A liberal revision of its own history has been going on in the US for several years now

It has touched everything from the founding of the U.S. and the Civil War to the present. The U.S. involvement in World War II did not escape this revision.


Source: cont.ws
Last year, Virginia Polytechnic University published a sociology which the Pentagon carried out on American soldiers during the war. Their generation has traditionally been very warmly regarded in society.

Sociologists were seriously outraged that American soldiers from World War II did not conform to modern standards of tolerance. They were very open about cultural and racial differences. Whites did not want to serve with blacks and the latter resented discrimination from southerners. Soldiers spoke out strongly against women serving in the military.

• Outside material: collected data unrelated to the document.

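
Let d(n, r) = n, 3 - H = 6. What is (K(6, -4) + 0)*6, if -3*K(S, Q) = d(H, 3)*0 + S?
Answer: -12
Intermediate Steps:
H = -3 (H = 3 - 1*6 = 3 - 6 = -3)
K(S, Q) = -S/3 (K(S, Q) = -(-3*0 + S)/3 = -(0 + S)/3 = -S/3)
(K(6, -4) + 0)*6 = (-⅓*6 + 0)*6 = (-2 + 0)*6 = -2*6 = -12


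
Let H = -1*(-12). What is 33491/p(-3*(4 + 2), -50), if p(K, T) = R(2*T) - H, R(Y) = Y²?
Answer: 33491/9988 ≈ 3.3531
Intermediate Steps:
H = 12
p(K, T) = -12 + 4*T² (p(K, T) = (2*T)² - 1*12 = 4*T² - 12 = -12 + 4*T²)
33491/p(-3*(4 + 2), -50) = 33491/(-12 + 4*(-50)²) = 33491/(-12 + 4*2500) = 33491/(-12 + 10000) = 33491/9988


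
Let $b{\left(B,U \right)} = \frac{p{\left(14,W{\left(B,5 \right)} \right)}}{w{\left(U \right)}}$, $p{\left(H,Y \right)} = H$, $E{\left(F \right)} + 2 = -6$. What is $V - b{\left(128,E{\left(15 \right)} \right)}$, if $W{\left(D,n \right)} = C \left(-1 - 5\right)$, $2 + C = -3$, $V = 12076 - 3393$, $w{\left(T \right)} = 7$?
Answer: $8681$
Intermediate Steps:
$V = 8683$
$C = -5$ ($C = -2 - 3 = -5$)
$E{\left(F \right)} = -8$ ($E{\left(F \right)} = -2 - 6 = -8$)
$W{\left(D,n \right)} = 30$ ($W{\left(D,n \right)} = - 5 \left(-1 - 5\right) = \left(-5\right) \left(-6\right) = 30$)
$b{\left(B,U \right)} = 2$ ($b{\left(B,U \right)} = \frac{14}{7} = 14 \cdot \frac{1}{7} = 2$)
$V - b{\left(128,E{\left(15 \right)} \right)} = 8683 - 2 = 8681$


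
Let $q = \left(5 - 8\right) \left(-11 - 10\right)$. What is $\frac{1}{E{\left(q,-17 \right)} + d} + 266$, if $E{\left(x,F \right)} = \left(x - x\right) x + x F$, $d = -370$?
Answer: $\frac{383305}{1441} \approx 266.0$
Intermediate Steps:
$q = 63$ ($q = \left(-3\right) \left(-21\right) = 63$)
$E{\left(x,F \right)} = F x$ ($E{\left(x,F \right)} = 0 x + F x = 0 + F x = F x$)
$\frac{1}{E{\left(q,-17 \right)} + d} + 266 = \frac{1}{\left(-17\right) 63 - 370} + 266 = \frac{1}{-1071 - 370} + 266 = \frac{1}{-1441} + 266 = - \frac{1}{1441} + 266 = \frac{383305}{1441}$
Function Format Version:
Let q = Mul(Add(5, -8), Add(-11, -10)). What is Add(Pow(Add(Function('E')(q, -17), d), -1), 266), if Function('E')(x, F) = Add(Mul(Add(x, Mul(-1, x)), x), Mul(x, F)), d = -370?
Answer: Rational(383305, 1441) ≈ 266.00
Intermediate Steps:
q = 63 (q = Mul(-3, -21) = 63)
Function('E')(x, F) = Mul(F, x) (Function('E')(x, F) = Add(Mul(0, x), Mul(F, x)) = Add(0, Mul(F, x)) = Mul(F, x))
Add(Pow(Add(Function('E')(q, -17), d), -1), 266) = Add(Pow(Add(Mul(-17, 63), -370), -1), 266) = Add(Pow(Add(-1071, -370), -1), 266) = Add(Pow(-1441, -1), 266) = Add(Rational(-1, 1441), 266) = Rational(383305, 1441)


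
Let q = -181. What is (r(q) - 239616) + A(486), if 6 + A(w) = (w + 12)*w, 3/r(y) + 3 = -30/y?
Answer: 411245/171 ≈ 2404.9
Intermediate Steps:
r(y) = 3/(-3 - 30/y)
A(w) = -6 + w*(12 + w) (A(w) = -6 + (w + 12)*w = -6 + (12 + w)*w = -6 + w*(12 + w))
(r(q) - 239616) + A(486) = (-1*(-181)/(10 - 181) - 239616) + (-6 + 486² + 12*486) = (-1*(-181)/(-171) - 239616) + (-6 + 236196 + 5832) = (-1*(-181)*(-1/171) - 239616) + 242022 = (-181/171 - 239616) + 242022 = -40974517/171 + 242022 = 411245/171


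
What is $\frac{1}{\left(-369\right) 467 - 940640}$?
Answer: $- \frac{1}{1112963} \approx -8.985 \cdot 10^{-7}$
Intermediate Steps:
$\frac{1}{\left(-369\right) 467 - 940640} = \frac{1}{-172323 - 940640} = \frac{1}{-1112963} = - \frac{1}{1112963}$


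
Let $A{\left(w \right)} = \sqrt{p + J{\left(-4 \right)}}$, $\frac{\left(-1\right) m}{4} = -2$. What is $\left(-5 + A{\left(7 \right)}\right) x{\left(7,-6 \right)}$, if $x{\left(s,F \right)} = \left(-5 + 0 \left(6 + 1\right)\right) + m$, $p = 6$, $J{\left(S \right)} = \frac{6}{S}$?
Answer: $-15 + \frac{9 \sqrt{2}}{2} \approx -8.636$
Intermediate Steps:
$m = 8$ ($m = \left(-4\right) \left(-2\right) = 8$)
$A{\left(w \right)} = \frac{3 \sqrt{2}}{2}$ ($A{\left(w \right)} = \sqrt{6 + \frac{6}{-4}} = \sqrt{6 + 6 \left(- \frac{1}{4}\right)} = \sqrt{6 - \frac{3}{2}} = \sqrt{\frac{9}{2}} = \frac{3 \sqrt{2}}{2}$)
$x{\left(s,F \right)} = 3$ ($x{\left(s,F \right)} = \left(-5 + 0 \left(6 + 1\right)\right) + 8 = \left(-5 + 0 \cdot 7\right) + 8 = \left(-5 + 0\right) + 8 = -5 + 8 = 3$)
$\left(-5 + A{\left(7 \right)}\right) x{\left(7,-6 \right)} = \left(-5 + \frac{3 \sqrt{2}}{2}\right) 3 = -15 + \frac{9 \sqrt{2}}{2}$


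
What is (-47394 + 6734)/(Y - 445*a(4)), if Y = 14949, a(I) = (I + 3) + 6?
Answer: -10165/2291 ≈ -4.4369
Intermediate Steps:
a(I) = 9 + I (a(I) = (3 + I) + 6 = 9 + I)
(-47394 + 6734)/(Y - 445*a(4)) = (-47394 + 6734)/(14949 - 445*(9 + 4)) = -40660/(14949 - 445*13) = -40660/(14949 - 5785) = -40660/9164 = -40660*1/9164 = -10165/2291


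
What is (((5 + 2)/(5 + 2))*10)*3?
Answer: 30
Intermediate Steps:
(((5 + 2)/(5 + 2))*10)*3 = ((7/7)*10)*3 = ((7*(⅐))*10)*3 = (1*10)*3 = 10*3 = 30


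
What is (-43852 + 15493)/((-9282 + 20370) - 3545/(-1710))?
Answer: -9698778/3792805 ≈ -2.5572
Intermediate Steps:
(-43852 + 15493)/((-9282 + 20370) - 3545/(-1710)) = -28359/(11088 - 3545*(-1/1710)) = -28359/(11088 + 709/342) = -28359/3792805/342 = -28359*342/3792805 = -9698778/3792805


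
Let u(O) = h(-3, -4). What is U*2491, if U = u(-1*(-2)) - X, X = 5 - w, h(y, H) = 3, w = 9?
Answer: 17437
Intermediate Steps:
X = -4 (X = 5 - 1*9 = 5 - 9 = -4)
u(O) = 3
U = 7 (U = 3 - 1*(-4) = 3 + 4 = 7)
U*2491 = 7*2491 = 17437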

The American military ranked the Russian soldiers as the strongest army of World War II, with the Germans in second place. The Japanese, on the other hand, were in sixth place out of eight. The Pentagon was so alarmed by the hubbub that lessons were held for soldiers on Japanese resilience.

Today, Project 1619, a major trend in US history studies, views the entire American past through the lens of racism and oppression of minorities. And the very formation of the USA is interpreted as an episode in the plantationers’ struggle to preserve slavery. Unsurprisingly, this revision eventually affected the participants in World War II as well. And the surviving veterans of World War II are left to grieve for the America they fought for – which no longer exists.